# Standard Error and Standard Deviation in Finance

## Standard Error and Standard Deviation in Finance

In finance, the SEM daily return of an asset measures the accuracy of the sample mean as an estimate of the long-run (persistent) mean daily return of the asset.
On the other hand, the SD of the return measures deviations of individual returns from the mean. Thus, SD is a measure of volatility and can be used as a risk measure for an investment.
Standard deviation measures the variability from specific data points to the mean.Assets with greater day-to-day price movements have a higher SD than assets with lesser day-to-day movements. Assuming a normal distribution, around 68% of daily price changes are within one SD of the mean, with around 95% of daily price changes within two SDs of the mean.

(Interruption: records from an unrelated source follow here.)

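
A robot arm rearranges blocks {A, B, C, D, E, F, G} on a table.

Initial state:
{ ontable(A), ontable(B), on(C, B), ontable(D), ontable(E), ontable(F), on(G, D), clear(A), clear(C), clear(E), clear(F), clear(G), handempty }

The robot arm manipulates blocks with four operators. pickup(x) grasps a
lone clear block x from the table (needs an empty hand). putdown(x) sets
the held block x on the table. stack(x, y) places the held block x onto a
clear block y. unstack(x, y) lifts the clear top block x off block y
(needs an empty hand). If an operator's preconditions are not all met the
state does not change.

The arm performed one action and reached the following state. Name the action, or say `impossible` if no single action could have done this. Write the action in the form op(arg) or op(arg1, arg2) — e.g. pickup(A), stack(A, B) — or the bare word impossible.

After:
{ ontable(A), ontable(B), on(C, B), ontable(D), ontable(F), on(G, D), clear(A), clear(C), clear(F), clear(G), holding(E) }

pickup(E)

target: towers=[A; B/C; D/G; F] holding=E
         pickup(F) → towers=[A; B/C; D/G; E] holding=F
     unstack(G, D) → towers=[A; B/C; D; E; F] holding=G
         pickup(A) → towers=[B/C; D/G; E; F] holding=A
         pickup(E) → towers=[A; B/C; D/G; F] holding=E  ← match
     unstack(C, B) → towers=[A; B; D/G; E; F] holding=C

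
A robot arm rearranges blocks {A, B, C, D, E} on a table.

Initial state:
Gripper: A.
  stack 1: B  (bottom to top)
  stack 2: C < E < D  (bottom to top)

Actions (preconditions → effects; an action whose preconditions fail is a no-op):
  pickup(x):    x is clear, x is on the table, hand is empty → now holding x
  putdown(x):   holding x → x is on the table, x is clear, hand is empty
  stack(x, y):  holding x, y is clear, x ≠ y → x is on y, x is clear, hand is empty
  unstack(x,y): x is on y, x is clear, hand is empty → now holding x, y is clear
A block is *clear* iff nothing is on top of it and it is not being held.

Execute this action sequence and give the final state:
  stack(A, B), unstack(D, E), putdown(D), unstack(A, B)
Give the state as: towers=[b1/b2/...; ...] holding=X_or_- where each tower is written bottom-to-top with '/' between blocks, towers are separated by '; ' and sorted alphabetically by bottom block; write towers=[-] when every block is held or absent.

step 1 (stack(A, B)): towers=[B/A; C/E/D] holding=-
step 2 (unstack(D, E)): towers=[B/A; C/E] holding=D
step 3 (putdown(D)): towers=[B/A; C/E; D] holding=-
step 4 (unstack(A, B)): towers=[B; C/E; D] holding=A

towers=[B; C/E; D] holding=A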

## What is the empirical rule, and how does it relate to standard deviation?

A normal distribution is also known as a standard bell curve, since it looks like a bell in graph form. According to the empirical rule, or the 68-95-99.7 rule, 68% of all data observed under a normal distribution will fall within one standard deviation of the mean. Similarly, 95% falls within two standard deviations and 99.7% within three.

## What is a sampling distribution?

A sampling distribution is a probability distribution of a sample statistic taken from a greater population. Researchers typically use sample data to estimate the population data, and the sampling distribution explains how the sample mean will vary from sample to sample. The standard error of the mean is the standard deviation of the sampling distribution of the mean.

## How are standard deviation and standard error of the mean different?

Standard deviation measures the variability from specific data points to the mean. Standard error of the mean measures the precision of the sample mean to the population mean that it is meant to estimate.